FrogJmp

 FrogJmp

Count minimal number of jumps from position X to Y.

Task description A small frog wants to get to the other side of the road. The frog is currently located at position X and wants to get to a position greater than or equal to Y. The small frog always jumps a fixed distance, D. Count the minimal number of jumps that the small frog must perform to reach its target. Write a function: class Solution { public int solution(int X, int Y, int D); } that, given three integers X, Y and D, returns the minimal number of jumps from position X to a position equal to or greater than Y. For example, given: X = 10 Y = 85 D = 30 the function should return 3, because the frog will be positioned as follows: after the first jump, at position 10 + 30 = 40 after the second jump, at position 10 + 30 + 30 = 70 after the third jump, at position 10 + 30 + 30 + 30 = 100 Assume that: X, Y and D are integers within the range [1..1,000,000,000]; X ≤ Y. Complexity: expected worst-case time complexity is O(1); expected worst-case space complexity is O(1).

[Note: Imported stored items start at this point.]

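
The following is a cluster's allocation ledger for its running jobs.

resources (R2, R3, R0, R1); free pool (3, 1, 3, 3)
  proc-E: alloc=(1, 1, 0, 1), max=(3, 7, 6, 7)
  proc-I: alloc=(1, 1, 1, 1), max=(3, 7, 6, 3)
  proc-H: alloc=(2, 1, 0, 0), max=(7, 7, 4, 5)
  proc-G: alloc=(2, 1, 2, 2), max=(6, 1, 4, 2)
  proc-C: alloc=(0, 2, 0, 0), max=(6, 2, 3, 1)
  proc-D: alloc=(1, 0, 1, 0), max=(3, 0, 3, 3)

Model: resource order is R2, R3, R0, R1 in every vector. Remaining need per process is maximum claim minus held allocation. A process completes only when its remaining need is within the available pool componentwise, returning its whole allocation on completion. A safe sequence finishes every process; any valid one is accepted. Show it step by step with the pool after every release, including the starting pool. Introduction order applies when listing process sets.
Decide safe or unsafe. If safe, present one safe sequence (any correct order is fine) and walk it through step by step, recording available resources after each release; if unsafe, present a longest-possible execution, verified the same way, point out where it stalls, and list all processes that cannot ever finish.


UNSAFE — no complete ordering exists.
Key observation: proc-D, proc-G, proc-C can finish, but then (6, 4, 6, 5) is all there is, and the blocked group's R3 demands exceed it.
The run proc-D, proc-G, proc-C cannot be extended any further. Check, step by step:
  pool = (3, 1, 3, 3)
  run proc-D (needs (2, 0, 2, 3), free (3, 1, 3, 3)); after release of (1, 0, 1, 0) the pool is (4, 1, 4, 3)
  run proc-G (needs (4, 0, 2, 0), free (4, 1, 4, 3)); after release of (2, 1, 2, 2) the pool is (6, 2, 6, 5)
  run proc-C (needs (6, 0, 3, 1), free (6, 2, 6, 5)); after release of (0, 2, 0, 0) the pool is (6, 4, 6, 5)
  proc-E cannot run: need (2, 6, 6, 6) vs free (6, 4, 6, 5) (insufficient R3 and R1)
  proc-I cannot run: need (2, 6, 5, 2) vs free (6, 4, 6, 5) (insufficient R3)
  proc-H cannot run: need (5, 6, 4, 5) vs free (6, 4, 6, 5) (insufficient R3)
Processes that can never finish: proc-E, proc-I and proc-H.


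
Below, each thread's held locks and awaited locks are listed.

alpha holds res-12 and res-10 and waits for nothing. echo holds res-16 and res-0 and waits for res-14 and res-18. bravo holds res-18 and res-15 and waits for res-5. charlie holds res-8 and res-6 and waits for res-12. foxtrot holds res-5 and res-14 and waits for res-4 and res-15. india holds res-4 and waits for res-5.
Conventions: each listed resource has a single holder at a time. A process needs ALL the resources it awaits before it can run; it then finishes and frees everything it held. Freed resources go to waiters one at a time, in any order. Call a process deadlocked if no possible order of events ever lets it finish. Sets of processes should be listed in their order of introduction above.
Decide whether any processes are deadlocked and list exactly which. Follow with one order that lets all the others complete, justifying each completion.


The deadlocked set is echo, bravo, foxtrot and india.
Key observation: the wait chain closes on itself along bravo -> foxtrot -> bravo; india is caught in further circular waits and echo waits into the deadlock from upstream.
The rest can finish in the order alpha, charlie.
Walking it through:
  run alpha (it waits on nothing); releases res-12 and res-10
  run charlie (all its waits — res-12 — are resolved); releases res-8 and res-6


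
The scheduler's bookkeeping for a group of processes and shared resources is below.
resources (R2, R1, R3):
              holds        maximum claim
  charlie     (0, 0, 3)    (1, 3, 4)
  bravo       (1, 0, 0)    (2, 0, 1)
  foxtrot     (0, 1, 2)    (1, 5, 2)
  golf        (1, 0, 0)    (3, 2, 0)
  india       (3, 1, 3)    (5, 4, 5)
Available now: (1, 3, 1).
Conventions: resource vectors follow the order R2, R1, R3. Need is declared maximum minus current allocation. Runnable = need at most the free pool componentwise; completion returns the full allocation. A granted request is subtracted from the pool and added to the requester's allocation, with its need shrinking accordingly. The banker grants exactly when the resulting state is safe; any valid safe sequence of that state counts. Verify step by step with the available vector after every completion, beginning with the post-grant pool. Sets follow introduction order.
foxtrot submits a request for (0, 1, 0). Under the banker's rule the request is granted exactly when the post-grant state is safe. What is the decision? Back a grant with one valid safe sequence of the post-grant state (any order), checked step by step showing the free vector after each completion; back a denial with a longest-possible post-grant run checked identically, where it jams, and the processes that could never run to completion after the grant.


DENY. Granting would leave the state unsafe.
Key observation: after bravo, golf complete, (3, 2, 1) is the best the pool ever gets, yet each leftover process wants more R1.
Pretend the grant happened; the run bravo, golf goes as far as possible. Check, step by step:
  pool = (1, 2, 1)
  bravo: need (1, 0, 1) fits (1, 2, 1); releases (1, 0, 0), pool now (2, 2, 1)
  golf: need (2, 2, 0) fits (2, 2, 1); releases (1, 0, 0), pool now (3, 2, 1)
  charlie cannot run: need (1, 3, 1) vs free (3, 2, 1) (insufficient R1)
  foxtrot cannot run: need (1, 3, 0) vs free (3, 2, 1) (insufficient R1)
  india cannot run: need (2, 3, 2) vs free (3, 2, 1) (insufficient R1 and R3)
Post-grant, the permanently blocked set is charlie, foxtrot and india.


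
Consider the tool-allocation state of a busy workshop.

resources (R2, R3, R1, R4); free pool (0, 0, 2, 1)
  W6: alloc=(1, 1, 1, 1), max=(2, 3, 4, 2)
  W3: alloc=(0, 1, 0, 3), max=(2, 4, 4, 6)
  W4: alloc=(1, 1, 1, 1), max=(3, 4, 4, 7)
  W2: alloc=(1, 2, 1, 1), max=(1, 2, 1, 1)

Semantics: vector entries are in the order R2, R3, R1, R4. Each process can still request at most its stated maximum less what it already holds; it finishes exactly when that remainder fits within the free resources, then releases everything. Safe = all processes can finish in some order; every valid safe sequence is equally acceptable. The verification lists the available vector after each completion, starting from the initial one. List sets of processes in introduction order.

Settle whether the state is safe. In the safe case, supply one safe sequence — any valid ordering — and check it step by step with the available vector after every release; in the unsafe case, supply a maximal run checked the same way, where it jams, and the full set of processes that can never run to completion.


The state is SAFE; one workable sequence: W2, W6, W3, W4.
Key observation: the order's first zero-slack moment is W6 ((1, 2, 3, 1) needed, (1, 2, 3, 2) free — a requested resource with nothing to spare).
Verifying each step:
  pool = (0, 0, 2, 1)
  W2: need (0, 0, 0, 0) fits (0, 0, 2, 1); releases (1, 2, 1, 1), pool now (1, 2, 3, 2)
  W6: need (1, 2, 3, 1) fits (1, 2, 3, 2); releases (1, 1, 1, 1), pool now (2, 3, 4, 3)
  W3: need (2, 3, 4, 3) fits (2, 3, 4, 3); releases (0, 1, 0, 3), pool now (2, 4, 4, 6)
  W4: need (2, 3, 3, 6) fits (2, 4, 4, 6); releases (1, 1, 1, 1), pool now (3, 5, 5, 7)


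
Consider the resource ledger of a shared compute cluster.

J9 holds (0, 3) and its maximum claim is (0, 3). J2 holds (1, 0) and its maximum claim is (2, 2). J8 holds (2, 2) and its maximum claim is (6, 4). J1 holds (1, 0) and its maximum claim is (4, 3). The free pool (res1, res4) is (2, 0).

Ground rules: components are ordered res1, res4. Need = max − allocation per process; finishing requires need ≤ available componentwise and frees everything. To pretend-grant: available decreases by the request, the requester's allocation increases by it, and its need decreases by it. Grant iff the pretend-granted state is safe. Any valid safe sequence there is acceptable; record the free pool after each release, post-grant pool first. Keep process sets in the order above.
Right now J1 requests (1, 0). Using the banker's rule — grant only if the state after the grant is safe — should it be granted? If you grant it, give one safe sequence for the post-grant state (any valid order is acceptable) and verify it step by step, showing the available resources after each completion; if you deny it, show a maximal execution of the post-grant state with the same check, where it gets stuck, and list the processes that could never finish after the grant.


GRANT — the state after the grant stays safe, e.g. via J9, J2, J1, J8.
Key observation: (1, 0) free after granting still covers J9 first, and each release covers the next.
Verifying the post-grant state step by step:
  pool = (1, 0)
  J9: need (0, 0) fits (1, 0); releases (0, 3), pool now (1, 3)
  J2: need (1, 2) fits (1, 3); releases (1, 0), pool now (2, 3)
  J1: need (2, 3) fits (2, 3); releases (2, 0), pool now (4, 3)
  J8: need (4, 2) fits (4, 3); releases (2, 2), pool now (6, 5)


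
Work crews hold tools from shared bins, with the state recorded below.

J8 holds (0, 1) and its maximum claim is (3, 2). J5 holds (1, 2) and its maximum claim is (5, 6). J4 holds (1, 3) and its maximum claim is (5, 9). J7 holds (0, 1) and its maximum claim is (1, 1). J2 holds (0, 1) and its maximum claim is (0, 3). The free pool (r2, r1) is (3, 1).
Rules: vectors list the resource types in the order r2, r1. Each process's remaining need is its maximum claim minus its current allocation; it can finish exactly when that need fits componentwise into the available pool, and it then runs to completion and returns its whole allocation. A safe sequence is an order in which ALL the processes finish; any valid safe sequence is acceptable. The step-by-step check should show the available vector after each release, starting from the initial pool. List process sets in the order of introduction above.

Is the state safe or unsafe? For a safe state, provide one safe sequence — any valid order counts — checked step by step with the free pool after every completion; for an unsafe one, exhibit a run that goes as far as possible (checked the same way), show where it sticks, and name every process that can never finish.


UNSAFE — no complete ordering exists.
Key observation: the pool after J7, J8, J2 is (3, 4); every surviving request exceeds it in r2, so progress ends there.
The run J7, J8, J2 cannot be extended any further. Walking it through:
  pool = (3, 1)
  J7 needs (1, 0) <= (3, 1) -> finishes; pool += (0, 1) = (3, 2)
  J8 needs (3, 1) <= (3, 2) -> finishes; pool += (0, 1) = (3, 3)
  J2 needs (0, 2) <= (3, 3) -> finishes; pool += (0, 1) = (3, 4)
  J5 cannot run: need (4, 4) vs free (3, 4) (insufficient r2)
  J4 cannot run: need (4, 6) vs free (3, 4) (insufficient r2 and r1)
Permanently blocked: J5 and J4.


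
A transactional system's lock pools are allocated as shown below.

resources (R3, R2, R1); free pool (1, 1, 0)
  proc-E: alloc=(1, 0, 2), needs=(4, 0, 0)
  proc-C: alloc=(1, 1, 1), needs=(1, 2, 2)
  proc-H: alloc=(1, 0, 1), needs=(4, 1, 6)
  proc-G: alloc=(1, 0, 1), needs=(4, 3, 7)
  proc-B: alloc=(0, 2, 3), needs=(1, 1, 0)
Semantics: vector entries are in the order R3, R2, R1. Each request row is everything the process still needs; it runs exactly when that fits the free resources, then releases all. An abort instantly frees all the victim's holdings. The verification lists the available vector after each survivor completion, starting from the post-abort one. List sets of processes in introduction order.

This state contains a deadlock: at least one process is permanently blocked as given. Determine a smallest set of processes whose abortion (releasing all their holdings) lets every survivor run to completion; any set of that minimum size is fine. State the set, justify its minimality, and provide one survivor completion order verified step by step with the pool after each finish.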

// you can also use imports, for example:
// import java.util.*;
 
// you can write to stdout for debugging purposes, e.g.
// System.out.println("this is a debug message");
 
class Solution {
    public int solution(int X, int Y, int D) {
        // write your code in Java SE 8
        
        int value;
        if(X>=Y)
            return 0;
        else{
            value=(Y-X)/D;
            int value2=(Y-X)%D;
            if(value2>0)
                value++;
        }
        return value;
    }
}